For many years it has been known that the oil content of some oil-containing waxes may be reduced by resort to the so-called sweating process. This, essentially, involves providing a mass of the oil-containing wax at a temperature sufficiently low for it to be solid and then very gradually raising the temperature of the solidified mass whereby the components of lower melting point will tend to become liquefied and drain away at least in part from the higher melting point wax. While there have been various proposed procedures for accomplishing sweating, it has been recognized that sweating, at least as heretofore practiced, is very inefficient and time-consuming. The time required for processing a given stock completely may vary from several days to as long as several weeks. The wax sweating as heretofore carried out also is inefficient in that the separation of the oil and other lower melting point constituents is far from complete, with the result that in order to reduce the oil content of the hard wax to desired specifications it is not unusual to employ several successive sweating operations. The disadvantages incident to sweating as a method for reducing the amount of low melting point constituents in a wax composition such as slack wax has led the industry to place reliance for the most part on the solvent extraction procedure wherein a wax such as slack wax is dissolved in a solvent such as methylethylketone (or methylisobutylketone) followed by chilling the solution to cause precipitation of the desired portion of the wax which is filtered out using a rotary vacuum filter.

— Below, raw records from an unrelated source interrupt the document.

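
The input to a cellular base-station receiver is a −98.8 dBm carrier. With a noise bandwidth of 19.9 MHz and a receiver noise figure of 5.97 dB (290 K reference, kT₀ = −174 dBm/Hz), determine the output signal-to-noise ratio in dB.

−3.8 dB

Noise floor: N = −174 + 10 log₁₀(B) + NF
10 log₁₀(1.99×10⁷) = 72.99 dB
N = −174 + 72.99 + 5.97 = −95.04 dBm
SNR = P_sig − N = −98.8 − (−95.04) = −3.76 dB → −3.8 dB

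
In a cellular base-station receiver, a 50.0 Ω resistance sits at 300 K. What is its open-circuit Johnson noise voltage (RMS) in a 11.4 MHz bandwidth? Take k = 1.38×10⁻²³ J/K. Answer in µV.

V_n = √(4kTRB)
4kTRB = 4 × 1.38×10⁻²³ × 300 × 5.00×10¹ × 1.14×10⁷ = 9.44×10⁻¹² V²
V_n = √(9.44×10⁻¹²) = 3.07×10⁻⁶ V = 3.07 µV

3.07 µV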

For most purposes solvent extraction does not reduce the oil content of the wax to a sufficient extent in one stage and the wax-rich product resulting from the initial extraction is reslurried at least once with additional solvent followed by cooling and subsequent filtration. By two or more successive operations the resulting product is expected to contain less than 1% of oil. As compared with the equipment required for this invention, the equipment for solvent extraction requires a very substantially greater capital investment. Moreover, the equipment used for solvent extraction as a matter of economics does not lend itself to the economic construction of processing equipment for small-scale operation.
It is apparent from the foregoing there has been a recognized need for a deoiling procedure applicable to slack wax or the like which would be comparable in effectiveness to the solvent extraction procedure but which could be installed and placed in operation at much less expense and which lends itself not only to large-scale operations but also to scaled-down operations.